ST. HELENA — With the number of wineries worldwide growing at an astounding rate, it's possible for some established operations to get lost in the rush to grab the latest star.
The Charles Krug winery is one such property--a winery originally founded in 1861, which has the Mondavi clan behind it and which for decades made some of the best wines in the history of the Napa Valley.
But times change, and sometimes unseen forces cause changes, and the result can be a winery that has so much success it actually deteriorates. Such may be the story of the Krug winery and its up and down fortunes in the last few decades.
Krug, sitting at the northern edge of this central Napa Valley town, was a sleeping giant, one of the Big Four to emerge from Prohibition with a reputation for quality. Yet the others--Beaulieu, Inglenook and Martini--surged ahead in reputation while Krug merely made lots of money with its Chenin Blanc.
In an era before White Zinfandel was a concept, Krug's Chenin Blanc was a certified American trend. The winery sold loads of the wine, made in a slightly sweet style, and it made a tidy sum for the Mondavi family, then headed by brothers Peter and Robert, sons of Cesare Mondavi who acquired the property in 1943.
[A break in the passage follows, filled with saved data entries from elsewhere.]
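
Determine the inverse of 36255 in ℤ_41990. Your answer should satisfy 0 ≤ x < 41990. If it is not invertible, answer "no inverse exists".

Compute gcd(36255, 41990):
41990 = 1*36255 + 5735
36255 = 6*5735 + 1845
5735 = 3*1845 + 200
1845 = 9*200 + 45
200 = 4*45 + 20
45 = 2*20 + 5
20 = 4*5 + 0
Since gcd = 5 > 1, 36255 is not a unit mod 41990.

no inverse exists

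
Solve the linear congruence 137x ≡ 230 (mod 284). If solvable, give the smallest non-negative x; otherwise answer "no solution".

First find gcd(137, 284):
284 = 2*137 + 10
137 = 13*10 + 7
10 = 1*7 + 3
7 = 2*3 + 1
3 = 3*1 + 0
gcd = 1, so a unique solution mod 284 exists.
Back-substitute for the Bézout coefficients:
1 = 7 − 2·3
1 = −2·10 + 3·7
1 = 3·137 − 41·10
1 = −41·284 + 85·137
So 137·(85) ≡ 1 (mod 284), giving 137⁻¹ ≡ 85.
x ≡ 137⁻¹·230 ≡ 85·230 ≡ 238 (mod 284).

238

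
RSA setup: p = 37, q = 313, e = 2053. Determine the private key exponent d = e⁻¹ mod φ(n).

10477

φ(n) = (p−1)(q−1) = 36·312 = 11232.
Need d with 2053·d ≡ 1 (mod 11232). Apply the extended Euclidean algorithm:
11232 = 5·2053 + 967
2053 = 2·967 + 119
967 = 8·119 + 15
119 = 7·15 + 14
15 = 1·14 + 1
14 = 14·1 + 0
Back-substitute:
1 = 15 − 14
1 = −119 + 8·15
1 = 8·967 − 65·119
1 = −65·2053 + 138·967
1 = 138·11232 − 755·2053
So 2053·(-755) ≡ 1 (mod 11232), hence d ≡ -755 ≡ 10477 (mod 11232).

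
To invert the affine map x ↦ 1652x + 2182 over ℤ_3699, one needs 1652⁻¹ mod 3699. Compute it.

Apply the Euclidean algorithm to 3699 and 1652:
3699 = 2·1652 + 395
1652 = 4·395 + 72
395 = 5·72 + 35
72 = 2·35 + 2
35 = 17·2 + 1
2 = 2·1 + 0
gcd = 1, so the inverse exists. Back-substitute:
1 = 35 − 17·2
1 = −17·72 + 35·35
1 = 35·395 − 192·72
1 = −192·1652 + 803·395
1 = 803·3699 − 1798·1652
Hence 1652⁻¹ ≡ -1798 ≡ 1901 (mod 3699).

1901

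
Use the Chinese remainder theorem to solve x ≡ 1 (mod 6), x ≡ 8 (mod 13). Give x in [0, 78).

Write x = 1 + 6·k. Then 6·k ≡ 8 − 1 ≡ 7 (mod 13).
Need 6⁻¹ mod 13. Extended Euclid on (13, 6):
13 = 2·6 + 1
6 = 6·1 + 0
Back-substitute:
1 = 13 − 2·6
6⁻¹ ≡ 11 (mod 13), so k ≡ 11·7 ≡ 12 (mod 13).
x = 1 + 6·12 = 73.

73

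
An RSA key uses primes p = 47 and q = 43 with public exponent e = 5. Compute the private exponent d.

773

φ(n) = (p−1)(q−1) = 46·42 = 1932.
Need d with 5·d ≡ 1 (mod 1932). Apply the extended Euclidean algorithm:
1932 = 386×5 + 2
5 = 2×2 + 1
2 = 2×1 + 0
Back-substitute:
1 = 5 − 2·2
1 = −2·1932 + 773·5
So 5·773 ≡ 1 (mod 1932), hence d = 773.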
Through the mid-1970s, Krug counted on Chenin Blanc for roughly half its case sales and more than half its profit margin, even though older brother Robert chafed at the thought of not moving more strongly into the classical wine varieties.
Still, success is success, and Robert stayed with the family business until 1965, when he left on a kind of sabbatical, expecting to return. But a family feud that makes Falcon Crest look like a hay ride ensued. Bob was not invited back.
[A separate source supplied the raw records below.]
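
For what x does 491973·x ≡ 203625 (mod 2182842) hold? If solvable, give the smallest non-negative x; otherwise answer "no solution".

168825

First find gcd(491973, 2182842):
2182842 = 4·491973 + 214950
491973 = 2·214950 + 62073
214950 = 3·62073 + 28731
62073 = 2·28731 + 4611
28731 = 6·4611 + 1065
4611 = 4·1065 + 351
1065 = 3·351 + 12
351 = 29·12 + 3
12 = 4·3 + 0
gcd = 3 and 3 | 203625, so solutions exist. Divide through by 3: 163991x ≡ 67875 (mod 727614).
Now find 163991⁻¹ mod 727614:
727614 = 4·163991 + 71650
163991 = 2·71650 + 20691
71650 = 3·20691 + 9577
20691 = 2·9577 + 1537
9577 = 6·1537 + 355
1537 = 4·355 + 117
355 = 3·117 + 4
117 = 29·4 + 1
4 = 4·1 + 0
Back-substitute:
1 = 117 − 29·4
1 = −29·355 + 88·117
1 = 88·1537 − 381·355
1 = −381·9577 + 2374·1537
1 = 2374·20691 − 5129·9577
1 = −5129·71650 + 17761·20691
1 = 17761·163991 − 40651·71650
1 = −40651·727614 + 180365·163991
So 163991⁻¹ ≡ 180365 (mod 727614).
Then x ≡ 180365·67875 ≡ 168825 (mod 727614); the smallest non-negative solution is x = 168825.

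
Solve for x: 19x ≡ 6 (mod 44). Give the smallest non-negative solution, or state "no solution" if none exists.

First find gcd(19, 44):
44 = 2·19 + 6
19 = 3·6 + 1
6 = 6·1 + 0
gcd = 1, so a unique solution mod 44 exists.
Back-substitute for the Bézout coefficients:
1 = 19 − 3·6
1 = −3·44 + 7·19
So 19·(7) ≡ 1 (mod 44), giving 19⁻¹ ≡ 7.
x ≡ 19⁻¹·6 ≡ 7·6 ≡ 42 (mod 44).

42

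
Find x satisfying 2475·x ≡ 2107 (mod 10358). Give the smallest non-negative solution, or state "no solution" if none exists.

First find gcd(2475, 10358):
10358 = 4·2475 + 458
2475 = 5·458 + 185
458 = 2·185 + 88
185 = 2·88 + 9
88 = 9·9 + 7
9 = 1·7 + 2
7 = 3·2 + 1
2 = 2·1 + 0
gcd = 1, so a unique solution mod 10358 exists.
Back-substitute for the Bézout coefficients:
1 = 7 − 3·2
1 = −3·9 + 4·7
1 = 4·88 − 39·9
1 = −39·185 + 82·88
1 = 82·458 − 203·185
1 = −203·2475 + 1097·458
1 = 1097·10358 − 4591·2475
So 2475·(-4591) ≡ 1 (mod 10358), giving 2475⁻¹ ≡ 5767.
x ≡ 2475⁻¹·2107 ≡ 5767·2107 ≡ 1135 (mod 10358).

1135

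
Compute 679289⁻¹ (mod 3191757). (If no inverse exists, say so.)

Apply the Euclidean algorithm to 3191757 and 679289:
3191757 = 4*679289 + 474601
679289 = 1*474601 + 204688
474601 = 2*204688 + 65225
204688 = 3*65225 + 9013
65225 = 7*9013 + 2134
9013 = 4*2134 + 477
2134 = 4*477 + 226
477 = 2*226 + 25
226 = 9*25 + 1
25 = 25*1 + 0
The gcd is 1. Working backward:
1 = 226 − 9·25
1 = −9·477 + 19·226
1 = 19·2134 − 85·477
1 = −85·9013 + 359·2134
1 = 359·65225 − 2598·9013
1 = −2598·204688 + 8153·65225
1 = 8153·474601 − 18904·204688
1 = −18904·679289 + 27057·474601
1 = 27057·3191757 − 127132·679289
So 679289·(-127132) ≡ 1 (mod 3191757), and -127132 ≡ 3064625 (mod 3191757).

3064625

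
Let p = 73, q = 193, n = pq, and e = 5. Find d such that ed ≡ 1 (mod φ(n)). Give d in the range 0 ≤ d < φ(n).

φ(n) = (p−1)(q−1) = 72·192 = 13824.
Need d with 5·d ≡ 1 (mod 13824). Apply the extended Euclidean algorithm:
13824 = 2764*5 + 4
5 = 1*4 + 1
4 = 4*1 + 0
Back-substitute:
1 = 5 − 4
1 = −13824 + 2765·5
So 5·2765 ≡ 1 (mod 13824), hence d = 2765.

2765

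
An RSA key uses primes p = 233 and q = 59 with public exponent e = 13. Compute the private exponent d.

12421

φ(n) = (p−1)(q−1) = 232·58 = 13456.
Need d with 13·d ≡ 1 (mod 13456). Apply the extended Euclidean algorithm:
13456 = 1035*13 + 1
13 = 13*1 + 0
Back-substitute:
1 = 13456 − 1035·13
So 13·(-1035) ≡ 1 (mod 13456), hence d ≡ -1035 ≡ 12421 (mod 13456).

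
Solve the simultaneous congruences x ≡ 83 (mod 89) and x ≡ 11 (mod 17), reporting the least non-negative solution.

1507

Write x = 83 + 89·k. Then 89·k ≡ 11 − 83 ≡ 13 (mod 17).
Need 89⁻¹ mod 17. Extended Euclid on (17, 4):
17 = 4*4 + 1
4 = 4*1 + 0
Back-substitute:
1 = 17 − 4·4
89⁻¹ ≡ 13 (mod 17), so k ≡ 13·13 ≡ 16 (mod 17).
x = 83 + 89·16 = 1507.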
Robert sued, claiming he was getting no return on his ownership, which he needed to start his own winery. Using borrowed funds, Bob opened the Robert Mondavi winery in 1966 and a decade later, after a long and bitter court fight that split the family, the courts ruled in Robert's favor.
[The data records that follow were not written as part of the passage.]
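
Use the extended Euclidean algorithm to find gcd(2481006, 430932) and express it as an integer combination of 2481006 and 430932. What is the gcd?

Apply Euclid's algorithm to 2481006 and 430932:
2481006 = 5×430932 + 326346
430932 = 1×326346 + 104586
326346 = 3×104586 + 12588
104586 = 8×12588 + 3882
12588 = 3×3882 + 942
3882 = 4×942 + 114
942 = 8×114 + 30
114 = 3×30 + 24
30 = 1×24 + 6
24 = 4×6 + 0
gcd(2481006, 430932) = 6.
Working backward:
6 = 30 − 24
6 = −114 + 4·30
6 = 4·942 − 33·114
6 = −33·3882 + 136·942
6 = 136·12588 − 441·3882
6 = −441·104586 + 3664·12588
6 = 3664·326346 − 11433·104586
6 = −11433·430932 + 15097·326346
6 = 15097·2481006 − 86918·430932
So 6 = (15097)·2481006 + (-86918)·430932.

6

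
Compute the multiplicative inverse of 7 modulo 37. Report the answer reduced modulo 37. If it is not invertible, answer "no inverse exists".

Extended Euclidean algorithm:
37 = 5*7 + 2
7 = 3*2 + 1
2 = 2*1 + 0
The gcd is 1. Working backward:
1 = 7 − 3·2
1 = −3·37 + 16·7
So 7·16 ≡ 1 (mod 37).

16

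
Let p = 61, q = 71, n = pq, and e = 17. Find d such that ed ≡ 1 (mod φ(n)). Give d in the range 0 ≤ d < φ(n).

3953

φ(n) = (p−1)(q−1) = 60·70 = 4200.
Need d with 17·d ≡ 1 (mod 4200). Apply the extended Euclidean algorithm:
4200 = 247×17 + 1
17 = 17×1 + 0
Back-substitute:
1 = 4200 − 247·17
So 17·(-247) ≡ 1 (mod 4200), hence d ≡ -247 ≡ 3953 (mod 4200).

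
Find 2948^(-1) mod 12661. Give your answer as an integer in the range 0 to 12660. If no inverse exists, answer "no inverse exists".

Euclidean algorithm on 12661, 2948:
12661 = 4*2948 + 869
2948 = 3*869 + 341
869 = 2*341 + 187
341 = 1*187 + 154
187 = 1*154 + 33
154 = 4*33 + 22
33 = 1*22 + 11
22 = 2*11 + 0
gcd(2948, 12661) = 11 ≠ 1, so 2948 has no multiplicative inverse modulo 12661.

no inverse exists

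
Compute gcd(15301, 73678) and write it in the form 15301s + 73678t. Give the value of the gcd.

11

Apply Euclid's algorithm to 73678 and 15301:
73678 = 4×15301 + 12474
15301 = 1×12474 + 2827
12474 = 4×2827 + 1166
2827 = 2×1166 + 495
1166 = 2×495 + 176
495 = 2×176 + 143
176 = 1×143 + 33
143 = 4×33 + 11
33 = 3×11 + 0
gcd(15301, 73678) = 11.
Back-substituting:
11 = 143 − 4·33
11 = −4·176 + 5·143
11 = 5·495 − 14·176
11 = −14·1166 + 33·495
11 = 33·2827 − 80·1166
11 = −80·12474 + 353·2827
11 = 353·15301 − 433·12474
11 = −433·73678 + 2085·15301
So 11 = (-433)·73678 + (2085)·15301.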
That meant Peter had to pay his brother a large sum of money--the wineries have never revealed how much--and that, more than anything else, put the Krug operation into a holding pattern as far as growth was concerned. Add to those expenditures the downturn in the Chenin Blanc business at the end of the 1980s as White Zinfandel grew and you get the picture: Krug was not a growing company.
But Peter is an innovative and proud man who pioneered a number of important wine making techniques in California, and by 1980 he began to make slow but important changes in how the winery would claw its way back from the morass.
Bob is 76 today, Peter a year younger, and their respective wineries are held in quite opposite regard by the public. Everything Bob makes is great; anything Peter makes is suspect.
Obviously, this is far from the truth. To be more specific, Krug has made great strides to improve the quality of all of its wines, to the point where a number of them are quite good and certainly well-priced. And though the Mondavi wines are also good, a number of them are overrated and all Mondavi wines are priced higher than the comparable Krug wines.
Peter Mondavi invited a few people to sample some of the older Krug Cabernets the other day, and I attended. The list of 16 wines dated back to the fine, grand old 1947 wine, which was a marvel of depth and richness.
However, evident in this tasting was the fact that the Krug wines from the 1970s fared poorly.
This was the era when Peter's attention was consumed by his feud with his brother, by the lawsuit, and other considerations. And it also coincides with 1976, the date the court ruled that Peter must begin paying Robert.
"I think the vintages of the 1970s weren't very successful," said Peter the other day. He said 1975 was cold and grapes ripened poorly, 1976 and 1977 were drought years, 1978 was too hot, 1979 it rained. . . .
He also didn't buy any French oak barrels for the red wines for several years, largely, he says, because he didn't feel they were needed. But he admits they were expensive, and for a long time the winery was being run rather frugally.
It was about 1982 that Peter began to rebuild the old winery, adding new equipment, and by 1985 it was completed, a major renovation that brought in some of the best equipment and computers that money could buy.
It was then that Peter hired John Moynier as head wine maker.
Moynier, it turns out, is a quiet fellow whose name shows up not at all in Krug's press material. But it was he, sources say, who was responsible most for the moves that were made immediately to move Krug Cabernet into the mainstream.
French oak barrels were bought and they had an immediate impact. The new 1985 Krug Napa Valley Cabernet is a most complete and stylish wine, with depth and richness beyond any $10.50 Cabernet I have seen on the market in the last few years. (And one discount shop was selling the wine for $5.99 recently.)